On the Theoretical and Aesthetic Design of Peripety

The Soviet Thaw of the 1960s saw the emergence of a new generation of poets engaging critically with the poetic forms of socialist realism. Image: Soviet poet Robert Rozhdestvennsky at the 3rd All-Union Celebration of Pushkin Poetry, Pushkin Academic Drama Theatre in Pskov, 1969. RIA Novosti archive, image 681907, Roman Denisov, CC-BY-SA 3.0, via Wikimedia Commons.

The fourth research frame pertains to projects that deal more intensively with the self-reflective potential of the concept of peripety. This area of inquiry includes studies which critique their own discipline (or a field of research within that discipline) regarding its dependency on certain peripetic constructions. The frame also opens up the possibility of including projects that work to develop narratological methodology as well as metatheoretical questions regarding the term ‘peripety’. Besides philosophy and media studies, those disciplines that relate to the performative production of meaning in artistic works are especially relevant in this context, because from romanticism onwards self-reflection has been inherent to all fine arts. All projects from the field of literary studies will therefore per se deal with texts that reflect their own means of telling stories, i.e. their own means of constructing peripeties.

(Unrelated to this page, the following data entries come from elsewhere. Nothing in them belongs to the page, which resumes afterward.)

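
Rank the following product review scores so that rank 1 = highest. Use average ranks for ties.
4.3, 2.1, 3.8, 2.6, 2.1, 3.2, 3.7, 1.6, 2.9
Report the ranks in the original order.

1, 7.5, 2, 6, 7.5, 4, 3, 9, 5

Sorted (descending): 4.3, 3.8, 3.7, 3.2, 2.9, 2.6, 2.1, 2.1, 1.6
The 2 values of 2.1 occupy positions 7–8 → average rank (7+8)/2 = 7.5.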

The aim of this research frame is to apply the self-reflective potential of the humanities to the analysis of peripeties: How is the irrevocability of the peripety reflected in the process of its representation in the artistic work? Does the choice of medium influence the construction of the peripety? The starting and testing points of meta-theoretical reflection will be those peripeties that have developed agency in narratives in and of the Baltic Sea Region, or are of relevance for the Baltic Sea Region, whether these locate the defining moment of change in the past or the future. The “Fall of the Iron Curtain” initiated a revival of the genre of the historical novel in former socialist countries. How do formal decisions such as a present tense narration affect the retrospective understanding of historico-political turning points? How do different narratives of crisis in ‘Eastern’ and ‘Western’ historiography relate to the notion of peripety? This research frame has two interwoven subsections: one of history of science and one that aims at a deepened theorising of the term peripety.